Defendant also argues that he was entitled to 60 additional days to close on the purchase after electing to purchase plaintiff's shares. Defense counsel acknowledged at the initial trial-court hearing that a time was not listed in the document, and therefore, the timing had to be "reasonable." Defense counsel further told the trial court that a 60-day period was not reasonable. "A party who expressly agrees with an issue in the trial court cannot then take a contrary position on appeal." Braverman v Granger, 303 Mich App 587, 608; 844 NW2d 485 (2014) (cleaned up).
Moreover, defendant was provided additional time to schedule a closing date after he agreed to purchase plaintiff's shares. After receiving defendant's letter accepting plaintiff's stalemate offer, plaintiff sent defendant an e-mail asking defendant to schedule a closing date for the purchase. Defendant responded that he would notify plaintiff of the date in writing and that the date would be within 60 days. Plaintiff filed his complaint, arguing that defendant did not have an additional 60 days. At both hearings, plaintiff appeared to be willing to sell his shares if defendant was ready to buy. In fact, at the final hearing, plaintiff specifically complained that defendant failed to schedule a closing date. As a result, defendant was not required to complete the purchase within 60 days of plaintiff's stalemate declaration. Plaintiff's position was that defendant could not indefinitely extend the stalemate by failing to schedule a closing date. The trial court agreed.

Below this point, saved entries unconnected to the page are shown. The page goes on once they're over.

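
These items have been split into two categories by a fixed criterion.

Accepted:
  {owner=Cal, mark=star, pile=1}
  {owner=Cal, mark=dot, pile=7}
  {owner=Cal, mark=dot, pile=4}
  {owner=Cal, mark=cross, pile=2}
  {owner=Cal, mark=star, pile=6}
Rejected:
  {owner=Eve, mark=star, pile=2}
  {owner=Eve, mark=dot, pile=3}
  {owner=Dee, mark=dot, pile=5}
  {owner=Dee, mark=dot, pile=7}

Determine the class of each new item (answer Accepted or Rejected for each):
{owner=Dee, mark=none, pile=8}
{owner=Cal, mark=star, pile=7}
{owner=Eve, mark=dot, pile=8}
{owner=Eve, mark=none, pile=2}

Checking candidate rules against both groups, what survives is: owner is Cal.
{owner=Dee, mark=none, pile=8} → owner is Dee → Rejected.
{owner=Cal, mark=star, pile=7} → owner is Cal → Accepted.
{owner=Eve, mark=dot, pile=8} → owner is Eve → Rejected.
{owner=Eve, mark=none, pile=2} → owner is Eve → Rejected.

Rejected, Accepted, Rejected, Rejected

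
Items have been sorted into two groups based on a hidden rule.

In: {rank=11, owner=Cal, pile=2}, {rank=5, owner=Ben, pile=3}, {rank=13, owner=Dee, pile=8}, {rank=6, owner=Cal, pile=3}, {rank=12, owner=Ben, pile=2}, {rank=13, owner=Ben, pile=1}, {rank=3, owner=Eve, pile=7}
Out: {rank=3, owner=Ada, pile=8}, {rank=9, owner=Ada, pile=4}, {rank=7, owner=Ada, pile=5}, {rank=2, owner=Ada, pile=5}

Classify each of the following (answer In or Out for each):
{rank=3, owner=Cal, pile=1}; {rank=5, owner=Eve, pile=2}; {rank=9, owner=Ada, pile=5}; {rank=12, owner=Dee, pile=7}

The common property of the 'In' items is: owner is not Ada. No 'Out' item has it.
{rank=3, owner=Cal, pile=1}: owner is Cal, fits → In.
{rank=5, owner=Eve, pile=2}: owner is Eve, fits → In.
{rank=9, owner=Ada, pile=5}: owner is Ada, does not fit → Out.
{rank=12, owner=Dee, pile=7}: owner is Dee, fits → In.

In, In, Out, In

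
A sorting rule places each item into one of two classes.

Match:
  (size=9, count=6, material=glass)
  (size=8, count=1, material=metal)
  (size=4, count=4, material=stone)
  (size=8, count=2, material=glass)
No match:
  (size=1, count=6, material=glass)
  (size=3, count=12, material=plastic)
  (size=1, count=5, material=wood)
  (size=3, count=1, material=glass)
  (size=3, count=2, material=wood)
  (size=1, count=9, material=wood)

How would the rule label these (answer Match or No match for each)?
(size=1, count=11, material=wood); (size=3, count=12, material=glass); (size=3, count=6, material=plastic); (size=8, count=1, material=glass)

The rule appears to be: size ≥ 4.
(size=1, count=11, material=wood): size = 1 — doesn't match, so No match.
(size=3, count=12, material=glass): size = 3 — doesn't match, so No match.
(size=3, count=6, material=plastic): size = 3 — doesn't match, so No match.
(size=8, count=1, material=glass): size = 8 — meets the rule, so Match.

No match, No match, No match, Match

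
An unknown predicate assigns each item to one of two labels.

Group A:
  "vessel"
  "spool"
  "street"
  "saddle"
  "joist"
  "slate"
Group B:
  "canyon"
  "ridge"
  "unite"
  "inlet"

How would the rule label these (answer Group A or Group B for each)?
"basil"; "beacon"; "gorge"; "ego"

Group A, Group B, Group B, Group B

One predicate separates the groups cleanly: contains 's'.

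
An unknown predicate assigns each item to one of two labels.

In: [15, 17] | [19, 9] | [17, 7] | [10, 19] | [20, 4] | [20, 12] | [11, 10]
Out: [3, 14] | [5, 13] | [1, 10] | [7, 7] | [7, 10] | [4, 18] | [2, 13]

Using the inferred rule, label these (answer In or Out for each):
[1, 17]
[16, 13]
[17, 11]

All 'In' examples share one property — first ≥ 9 — and every 'Out' example lacks it.
Out: [1, 17], since first 1.
In: [16, 13], since first 16.
In: [17, 11], since first 17.

Out, In, In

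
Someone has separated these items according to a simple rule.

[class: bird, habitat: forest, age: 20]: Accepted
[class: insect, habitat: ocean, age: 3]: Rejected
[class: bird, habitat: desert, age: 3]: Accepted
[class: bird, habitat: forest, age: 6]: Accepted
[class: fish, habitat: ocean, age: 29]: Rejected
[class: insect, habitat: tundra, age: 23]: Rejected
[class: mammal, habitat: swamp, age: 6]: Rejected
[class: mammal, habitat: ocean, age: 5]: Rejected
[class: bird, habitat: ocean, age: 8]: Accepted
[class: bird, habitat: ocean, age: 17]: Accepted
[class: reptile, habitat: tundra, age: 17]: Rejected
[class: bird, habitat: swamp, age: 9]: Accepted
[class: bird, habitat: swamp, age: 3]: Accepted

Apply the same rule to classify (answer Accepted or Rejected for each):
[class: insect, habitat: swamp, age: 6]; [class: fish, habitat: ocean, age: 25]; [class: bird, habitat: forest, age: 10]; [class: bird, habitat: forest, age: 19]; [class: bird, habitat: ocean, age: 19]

Rejected, Rejected, Accepted, Accepted, Accepted

Every 'Accepted' example satisfies: class is bird. None of the 'Rejected' examples do.
[class: insect, habitat: swamp, age: 6]: class is insect — fails the rule, so Rejected.
[class: fish, habitat: ocean, age: 25]: class is fish — fails the rule, so Rejected.
[class: bird, habitat: forest, age: 10]: class is bird — qualifies, so Accepted.
[class: bird, habitat: forest, age: 19]: class is bird — qualifies, so Accepted.
[class: bird, habitat: ocean, age: 19]: class is bird — qualifies, so Accepted.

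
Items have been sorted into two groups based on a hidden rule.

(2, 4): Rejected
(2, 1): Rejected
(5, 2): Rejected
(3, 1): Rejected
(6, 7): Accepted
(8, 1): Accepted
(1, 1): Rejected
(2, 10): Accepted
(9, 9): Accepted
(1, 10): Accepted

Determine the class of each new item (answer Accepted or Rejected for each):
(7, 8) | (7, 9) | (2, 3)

All 'Accepted' examples share one property — sum ≥ 9 — and every 'Rejected' example lacks it.
(7, 8) → 7+8 = 15 → Accepted. (7, 9) → 7+9 = 16 → Accepted. (2, 3) → 2+3 = 5 → Rejected.

Accepted, Accepted, Rejected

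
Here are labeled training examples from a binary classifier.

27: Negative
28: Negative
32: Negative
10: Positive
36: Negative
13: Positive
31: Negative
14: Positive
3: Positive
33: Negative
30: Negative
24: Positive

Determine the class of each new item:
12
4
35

The classifier is using: at most 24.

Positive, Positive, Negative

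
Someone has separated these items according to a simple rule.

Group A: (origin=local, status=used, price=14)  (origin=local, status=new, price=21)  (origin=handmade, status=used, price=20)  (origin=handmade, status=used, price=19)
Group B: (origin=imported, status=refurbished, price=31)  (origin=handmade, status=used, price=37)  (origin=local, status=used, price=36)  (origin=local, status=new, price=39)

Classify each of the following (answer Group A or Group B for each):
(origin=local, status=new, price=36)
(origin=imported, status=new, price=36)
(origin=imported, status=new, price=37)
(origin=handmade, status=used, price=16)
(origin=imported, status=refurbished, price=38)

Group B, Group B, Group B, Group A, Group B

Rule: price ≤ 21. This holds for each 'Group A' example and fails for each 'Group B' one.
(origin=local, status=new, price=36): Group B (price = 36). (origin=imported, status=new, price=36): Group B (price = 36). (origin=imported, status=new, price=37): Group B (price = 37). (origin=handmade, status=used, price=16): Group A (price = 16). (origin=imported, status=refurbished, price=38): Group B (price = 38).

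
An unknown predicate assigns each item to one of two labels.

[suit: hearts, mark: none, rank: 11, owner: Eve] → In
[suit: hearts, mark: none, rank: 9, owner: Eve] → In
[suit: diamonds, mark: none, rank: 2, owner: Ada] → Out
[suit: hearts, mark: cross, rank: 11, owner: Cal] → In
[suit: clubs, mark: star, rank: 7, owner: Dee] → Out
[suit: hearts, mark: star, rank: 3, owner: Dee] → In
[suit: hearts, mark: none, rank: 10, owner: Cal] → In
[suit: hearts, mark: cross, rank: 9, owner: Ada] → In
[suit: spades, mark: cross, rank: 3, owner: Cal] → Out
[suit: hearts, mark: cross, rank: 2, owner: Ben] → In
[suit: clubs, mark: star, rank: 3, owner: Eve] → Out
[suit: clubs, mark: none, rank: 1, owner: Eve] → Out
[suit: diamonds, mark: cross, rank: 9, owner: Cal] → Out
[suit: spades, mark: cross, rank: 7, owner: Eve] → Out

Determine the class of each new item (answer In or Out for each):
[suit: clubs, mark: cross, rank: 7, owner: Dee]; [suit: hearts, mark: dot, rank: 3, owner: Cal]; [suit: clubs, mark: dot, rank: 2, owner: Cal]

Every 'In' example satisfies: suit is hearts. None of the 'Out' examples do.
[suit: clubs, mark: cross, rank: 7, owner: Dee]: Out (suit is clubs).
[suit: hearts, mark: dot, rank: 3, owner: Cal]: In (suit is hearts).
[suit: clubs, mark: dot, rank: 2, owner: Cal]: Out (suit is clubs).

Out, In, Out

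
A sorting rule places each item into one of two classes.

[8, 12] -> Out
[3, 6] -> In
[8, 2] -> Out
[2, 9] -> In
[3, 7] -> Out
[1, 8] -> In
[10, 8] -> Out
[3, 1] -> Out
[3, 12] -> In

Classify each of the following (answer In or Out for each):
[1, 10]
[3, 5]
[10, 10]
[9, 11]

In, Out, Out, Out

Rule: sum is odd. This holds for each 'In' example and fails for each 'Out' one.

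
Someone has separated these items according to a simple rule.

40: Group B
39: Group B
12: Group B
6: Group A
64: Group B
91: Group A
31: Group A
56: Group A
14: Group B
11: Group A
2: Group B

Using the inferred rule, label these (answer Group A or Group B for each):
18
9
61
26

Comparing the two groups points to one rule — ≡ 1 (mod 5).

Group B, Group B, Group A, Group A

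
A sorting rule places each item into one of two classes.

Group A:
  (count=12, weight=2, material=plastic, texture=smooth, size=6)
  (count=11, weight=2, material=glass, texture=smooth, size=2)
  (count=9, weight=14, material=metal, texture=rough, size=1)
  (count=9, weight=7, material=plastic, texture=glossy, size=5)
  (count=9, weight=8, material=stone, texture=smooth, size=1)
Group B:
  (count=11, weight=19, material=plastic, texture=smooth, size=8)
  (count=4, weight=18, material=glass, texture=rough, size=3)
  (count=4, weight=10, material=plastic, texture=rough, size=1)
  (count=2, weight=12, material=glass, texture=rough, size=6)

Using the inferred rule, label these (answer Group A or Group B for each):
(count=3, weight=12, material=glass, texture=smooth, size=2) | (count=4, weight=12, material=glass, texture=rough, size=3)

The distinguishing property — count ≥ 9 AND size ≤ 6 — holds for all the 'Group A' cases and none of the 'Group B' cases.
(count=3, weight=12, material=glass, texture=smooth, size=2) → count = 3, size = 2 → Group B.
(count=4, weight=12, material=glass, texture=rough, size=3) → count = 4, size = 3 → Group B.

Group B, Group B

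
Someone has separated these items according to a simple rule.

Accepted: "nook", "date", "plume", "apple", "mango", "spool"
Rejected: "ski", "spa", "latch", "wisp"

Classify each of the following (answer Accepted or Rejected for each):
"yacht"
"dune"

Rejected, Accepted

The distinguishing property — has ≥ 2 vowels — holds for all the 'Accepted' cases and none of the 'Rejected' cases.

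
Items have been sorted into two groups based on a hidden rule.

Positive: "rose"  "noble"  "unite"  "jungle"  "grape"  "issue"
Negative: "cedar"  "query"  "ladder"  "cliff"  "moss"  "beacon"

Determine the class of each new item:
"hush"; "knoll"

A rule that fits every label: ends with 'e' — true of each 'Positive' example, false of each 'Negative' one.
"hush": Negative (ends with 'h').
"knoll": Negative (ends with 'l').

Negative, Negative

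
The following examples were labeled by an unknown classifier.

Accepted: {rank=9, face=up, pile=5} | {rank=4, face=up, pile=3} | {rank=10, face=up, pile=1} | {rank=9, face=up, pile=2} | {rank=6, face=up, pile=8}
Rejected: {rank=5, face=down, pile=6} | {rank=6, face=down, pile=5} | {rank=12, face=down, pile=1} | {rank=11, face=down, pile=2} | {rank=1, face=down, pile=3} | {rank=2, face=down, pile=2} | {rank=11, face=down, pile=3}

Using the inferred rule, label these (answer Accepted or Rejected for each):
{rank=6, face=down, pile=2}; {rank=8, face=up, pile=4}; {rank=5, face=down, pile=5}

Every 'Accepted' example satisfies: face is up. None of the 'Rejected' examples do.

Rejected, Accepted, Rejected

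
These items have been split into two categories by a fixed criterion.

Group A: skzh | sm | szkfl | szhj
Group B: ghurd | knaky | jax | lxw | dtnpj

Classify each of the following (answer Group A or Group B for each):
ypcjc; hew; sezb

The pattern is that an item is 'Group A' exactly when: contains 's'.
ypcjc: no 's' — does not fit, so Group B.
hew: no 's' — does not fit, so Group B.
sezb: has 's' — satisfies this, so Group A.

Group B, Group B, Group A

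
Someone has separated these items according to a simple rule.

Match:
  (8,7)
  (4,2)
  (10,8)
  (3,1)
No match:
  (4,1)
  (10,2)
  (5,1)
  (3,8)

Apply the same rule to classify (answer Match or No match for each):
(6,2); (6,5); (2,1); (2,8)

No match, Match, Match, No match

All 'Match' examples share one property — |first − second| ≤ 2 — and every 'No match' example lacks it.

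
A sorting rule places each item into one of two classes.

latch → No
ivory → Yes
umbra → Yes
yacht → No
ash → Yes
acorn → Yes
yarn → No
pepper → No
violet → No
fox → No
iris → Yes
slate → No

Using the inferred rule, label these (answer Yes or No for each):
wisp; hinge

No, No

The distinguishing property — starts with a vowel — holds for all the 'Yes' cases and none of the 'No' cases.
wisp: starts with 'w', lacks this property → No.
hinge: starts with 'h', lacks this property → No.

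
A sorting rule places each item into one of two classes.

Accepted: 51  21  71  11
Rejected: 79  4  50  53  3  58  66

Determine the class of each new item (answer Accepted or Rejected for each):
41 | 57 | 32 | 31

Accepted, Rejected, Rejected, Accepted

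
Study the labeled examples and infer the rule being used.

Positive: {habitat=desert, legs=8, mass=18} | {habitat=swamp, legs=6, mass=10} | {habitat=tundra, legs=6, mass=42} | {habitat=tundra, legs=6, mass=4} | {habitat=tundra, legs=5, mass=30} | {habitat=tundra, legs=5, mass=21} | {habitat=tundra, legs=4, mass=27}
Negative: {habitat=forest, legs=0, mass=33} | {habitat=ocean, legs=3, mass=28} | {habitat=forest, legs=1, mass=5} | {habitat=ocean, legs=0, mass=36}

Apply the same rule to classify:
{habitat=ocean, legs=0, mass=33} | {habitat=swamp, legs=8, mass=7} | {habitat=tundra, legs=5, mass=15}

Negative, Positive, Positive

The simplest hypothesis consistent with all the labels is: legs ≥ 4.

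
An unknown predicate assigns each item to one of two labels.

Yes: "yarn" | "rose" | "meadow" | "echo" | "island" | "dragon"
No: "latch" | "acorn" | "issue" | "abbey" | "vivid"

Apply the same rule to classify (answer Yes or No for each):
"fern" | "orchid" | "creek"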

Section 12.02 of the shareholders' agreement does not specify a specific time for the purchasing shareholder to schedule a closing date. Rather, it only specifies that the election must be made within 60 days of receiving notice of a stalemate declaration. Section 12.02 does, however, state that § 10.06 "govern[s] the time and place of settlement." Section 10.06 states that the "purchaser or purchasers will fix the precise date and hour of settlement (within the time limits allowed by this Agreement) by notice in writing to the seller given at least five (5) days before the settlement date specified." Therefore, the shareholders' agreement did require defendant to schedule the precise date and time of settlement by notice in writing to plaintiff at least five days before the settlement date. There is no indication in the record that defendant ever scheduled the settlement date. In contrast, plaintiff's stalemate notice contained a proposed settlement date and time for plaintiff to purchase defendant's shares. Defendant failed to schedule a settlement date even throughout the trial-court proceedings. Defendant failed to make a proper election to purchase plaintiff's shares. It would be unreasonable to interpret the contract to require the purchasing shareholder to make the election to purchase the seller's shares within 60 days, but delay scheduling a settlement date indefinitely. Therefore, plaintiff was entitled to purchase defendant's shares pursuant to the shareholders' agreement.
Finally, defendant argues that a trier of fact should interpret the shareholders' agreement because its language was ambiguous and that a trier of fact should determine whether plaintiff properly declared a stalemate. Defendant did not present either of these arguments to the trial court. Although defendant asserted that plaintiff's motion for summary disposition should be denied, he argued that the parties could settle outside of court, and urged the trial court to find the existence of a factual dispute that precluded summary disposition. We decline to address defendant's arguments raised for the first time on appeal. Porter v Porter, 285 Mich App 450, 464; 776 NW2d 450 (2009).
Affirmed. Plaintiff, having prevailed in full, may tax costs under MCR 7.219(F).